The Ethiopian Telecommunication Corporation (ETC), the country's only state-owned information and communication technologies provider, said Thursday it has been undertaking a big project aimed at enabling some 2.4 million subscribers get mobile telephone service.
Abdurahim Ahmed, chief public relations officer with the company, told journalists that the project being carried out in three phases are expected to be finalized during the current budget year.
The firm has begun its first round mobile telephone expansion project with cellphone giant Nokia to provide service to 350,000 subscribers during the past budget year, while it has so far provided the service for some 200,000 subscribers, said Abdurahim.
Some 150,000 customers out of Addis Ababa city will get the service during the next few weeks, he added.
The expansion work being carried out during the first round project is expected to benefit some 103 small, medium and large rural kebeles, or communities, Abdurahim said.
In the second phase of the project, the firm has already provided 250,000 mobile telephone lines for subscribers in Addis Ababa.
Meanwhile, installation of equipment as well as trial services are enabling carried in a bid to provide the service to 225 towns, according to Abdurahim.
In addition to the expansion projects being carried out in two phases, the firm has planned to provide 5 million additional mobile telephone lines in its third round expansion project, he added.
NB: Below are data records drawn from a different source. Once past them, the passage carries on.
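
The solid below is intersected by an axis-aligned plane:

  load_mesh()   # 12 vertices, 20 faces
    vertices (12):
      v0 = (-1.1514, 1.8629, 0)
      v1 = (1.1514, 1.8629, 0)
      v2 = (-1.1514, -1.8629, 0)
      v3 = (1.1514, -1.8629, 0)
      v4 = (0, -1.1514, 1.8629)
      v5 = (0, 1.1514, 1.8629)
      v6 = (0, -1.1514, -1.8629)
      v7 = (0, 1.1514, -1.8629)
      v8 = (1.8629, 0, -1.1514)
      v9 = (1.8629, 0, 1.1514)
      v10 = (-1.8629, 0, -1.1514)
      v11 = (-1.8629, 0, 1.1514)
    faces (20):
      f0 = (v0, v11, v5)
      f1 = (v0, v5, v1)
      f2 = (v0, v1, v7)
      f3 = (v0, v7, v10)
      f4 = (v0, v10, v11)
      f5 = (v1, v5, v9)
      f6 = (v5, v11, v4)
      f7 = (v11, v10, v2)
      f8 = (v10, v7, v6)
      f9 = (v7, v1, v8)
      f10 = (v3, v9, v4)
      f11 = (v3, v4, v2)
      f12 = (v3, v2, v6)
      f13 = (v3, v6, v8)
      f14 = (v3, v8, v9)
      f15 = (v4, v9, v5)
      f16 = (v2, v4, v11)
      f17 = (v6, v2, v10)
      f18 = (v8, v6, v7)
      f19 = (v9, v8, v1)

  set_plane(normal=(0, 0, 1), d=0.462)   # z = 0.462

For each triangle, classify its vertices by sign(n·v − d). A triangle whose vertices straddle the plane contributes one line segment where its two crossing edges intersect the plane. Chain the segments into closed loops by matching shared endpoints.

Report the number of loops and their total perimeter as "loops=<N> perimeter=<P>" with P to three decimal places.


Straddling triangles (10 of 20):
  (v0,v11,v5) [-++] → (-1.43689, 1.11541, 0.462)–(-0.865852, 1.68645, 0.462)  len=0.8076
  (v0,v5,v1) [-+-] → (-0.865852, 1.68645, 0.462)–(0.865852, 1.68645, 0.462)  len=1.7317
  (v0,v10,v11) [--+] → (-1.8629, 0, 0.462)–(-1.43689, 1.11541, 0.462)  len=1.1940
  (v1,v5,v9) [-++] → (0.865852, 1.68645, 0.462)–(1.43689, 1.11541, 0.462)  len=0.8076
  (v11,v10,v2) [+--] → (-1.8629, 0, 0.462)–(-1.43689, -1.11541, 0.462)  len=1.1940
  (v3,v9,v4) [-++] → (1.43689, -1.11541, 0.462)–(0.865852, -1.68645, 0.462)  len=0.8076
  (v3,v4,v2) [-+-] → (0.865852, -1.68645, 0.462)–(-0.865852, -1.68645, 0.462)  len=1.7317
  (v3,v8,v9) [--+] → (1.8629, 0, 0.462)–(1.43689, -1.11541, 0.462)  len=1.1940
  (v2,v4,v11) [-++] → (-0.865852, -1.68645, 0.462)–(-1.43689, -1.11541, 0.462)  len=0.8076
  (v9,v8,v1) [+--] → (1.8629, 0, 0.462)–(1.43689, 1.11541, 0.462)  len=1.1940

Chained into 1 loop(s):
  loop 1: 10 segments, perimeter = 11.4697
Total perimeter = 11.470

loops=1 perimeter=11.470


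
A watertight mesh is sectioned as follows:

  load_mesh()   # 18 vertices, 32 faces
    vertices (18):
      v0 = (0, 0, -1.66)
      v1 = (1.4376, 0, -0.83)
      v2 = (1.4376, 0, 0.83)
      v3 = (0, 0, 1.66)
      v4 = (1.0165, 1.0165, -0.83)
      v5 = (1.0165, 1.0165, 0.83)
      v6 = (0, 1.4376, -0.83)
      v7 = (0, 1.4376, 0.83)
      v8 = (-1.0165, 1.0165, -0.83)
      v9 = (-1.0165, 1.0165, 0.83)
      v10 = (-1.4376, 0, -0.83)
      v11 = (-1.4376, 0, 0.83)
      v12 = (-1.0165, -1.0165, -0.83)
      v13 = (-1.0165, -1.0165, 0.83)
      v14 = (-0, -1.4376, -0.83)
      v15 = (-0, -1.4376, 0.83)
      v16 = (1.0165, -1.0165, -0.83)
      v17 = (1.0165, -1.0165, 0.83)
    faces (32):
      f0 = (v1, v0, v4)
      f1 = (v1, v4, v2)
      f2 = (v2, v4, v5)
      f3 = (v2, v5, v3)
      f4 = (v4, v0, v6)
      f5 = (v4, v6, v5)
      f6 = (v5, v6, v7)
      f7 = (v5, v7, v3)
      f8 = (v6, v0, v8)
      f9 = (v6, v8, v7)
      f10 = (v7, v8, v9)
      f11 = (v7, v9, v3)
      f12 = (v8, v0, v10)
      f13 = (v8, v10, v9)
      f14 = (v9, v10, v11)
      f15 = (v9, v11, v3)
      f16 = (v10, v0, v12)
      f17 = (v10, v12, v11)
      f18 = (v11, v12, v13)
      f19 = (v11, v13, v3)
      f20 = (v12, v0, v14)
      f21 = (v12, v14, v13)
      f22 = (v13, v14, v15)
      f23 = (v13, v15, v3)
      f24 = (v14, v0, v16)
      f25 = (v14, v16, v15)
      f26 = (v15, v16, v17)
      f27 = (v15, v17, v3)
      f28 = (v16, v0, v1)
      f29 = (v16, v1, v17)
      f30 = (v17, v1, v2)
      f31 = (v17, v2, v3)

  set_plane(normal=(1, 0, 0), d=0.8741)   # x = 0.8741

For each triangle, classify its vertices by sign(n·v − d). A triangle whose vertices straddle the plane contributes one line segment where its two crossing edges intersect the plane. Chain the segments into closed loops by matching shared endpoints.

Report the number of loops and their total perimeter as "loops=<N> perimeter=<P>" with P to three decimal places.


loops=1 perimeter=7.845

Straddling triangles (12 of 32):
  (v1,v0,v4) [+-+] → (0.8741, 0, -1.15534)–(0.8741, 0.8741, -0.946273)  len=0.8988
  (v2,v5,v3) [++-] → (0.8741, 0.8741, 0.946273)–(0.8741, 0, 1.15534)  len=0.8988
  (v4,v0,v6) [+--] → (0.8741, 0.8741, -0.946273)–(0.8741, 1.07549, -0.83)  len=0.2325
  (v4,v6,v5) [+-+] → (0.8741, 1.07549, -0.83)–(0.8741, 1.07549, 0.597453)  len=1.4275
  (v5,v6,v7) [+--] → (0.8741, 1.07549, 0.597453)–(0.8741, 1.07549, 0.83)  len=0.2325
  (v5,v7,v3) [+--] → (0.8741, 1.07549, 0.83)–(0.8741, 0.8741, 0.946273)  len=0.2325
  (v14,v0,v16) [--+] → (0.8741, -0.8741, -0.946273)–(0.8741, -1.07549, -0.83)  len=0.2325
  (v14,v16,v15) [-+-] → (0.8741, -1.07549, -0.83)–(0.8741, -1.07549, -0.597453)  len=0.2325
  (v15,v16,v17) [-++] → (0.8741, -1.07549, -0.597453)–(0.8741, -1.07549, 0.83)  len=1.4275
  (v15,v17,v3) [-+-] → (0.8741, -1.07549, 0.83)–(0.8741, -0.8741, 0.946273)  len=0.2325
  (v16,v0,v1) [+-+] → (0.8741, -0.8741, -0.946273)–(0.8741, 0, -1.15534)  len=0.8988
  (v17,v2,v3) [++-] → (0.8741, 0, 1.15534)–(0.8741, -0.8741, 0.946273)  len=0.8988

Chained into 1 loop(s):
  loop 1: 12 segments, perimeter = 7.8452
Total perimeter = 7.845


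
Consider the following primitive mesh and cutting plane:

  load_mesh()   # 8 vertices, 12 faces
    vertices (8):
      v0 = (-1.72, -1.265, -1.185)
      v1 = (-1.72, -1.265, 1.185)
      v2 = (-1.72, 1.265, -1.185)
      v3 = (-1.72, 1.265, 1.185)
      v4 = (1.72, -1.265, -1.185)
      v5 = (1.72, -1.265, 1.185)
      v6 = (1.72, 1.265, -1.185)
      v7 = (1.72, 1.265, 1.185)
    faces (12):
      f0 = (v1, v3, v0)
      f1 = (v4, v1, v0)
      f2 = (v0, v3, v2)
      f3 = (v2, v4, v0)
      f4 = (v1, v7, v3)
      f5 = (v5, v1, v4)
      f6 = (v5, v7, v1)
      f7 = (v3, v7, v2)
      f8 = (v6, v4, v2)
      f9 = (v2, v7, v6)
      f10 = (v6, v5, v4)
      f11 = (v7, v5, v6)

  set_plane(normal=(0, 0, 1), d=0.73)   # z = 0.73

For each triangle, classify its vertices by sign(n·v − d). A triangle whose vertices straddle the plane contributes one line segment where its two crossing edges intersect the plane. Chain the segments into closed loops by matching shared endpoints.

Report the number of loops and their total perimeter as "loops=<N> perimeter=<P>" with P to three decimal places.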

The firm has so far spent some 671 million birr (77.4 million US dollars) for the first and second round expansion projects while 328 medium and large rural cities have become beneficiary of mobile telephone service, he said.
The number of mobile telephone users has reached over 650,000 across the country, according to official data.
Ethiopia, one of the world's poorest and least-wired nations, wants to expand information and communication technologies coverage to the entire country in three years.
Ethiopia has a massive rural population of 57 million people, most of whom depend on subsistence farming. Around half the population can't read or write, few have access to newspapers or phones and most have never used a computer.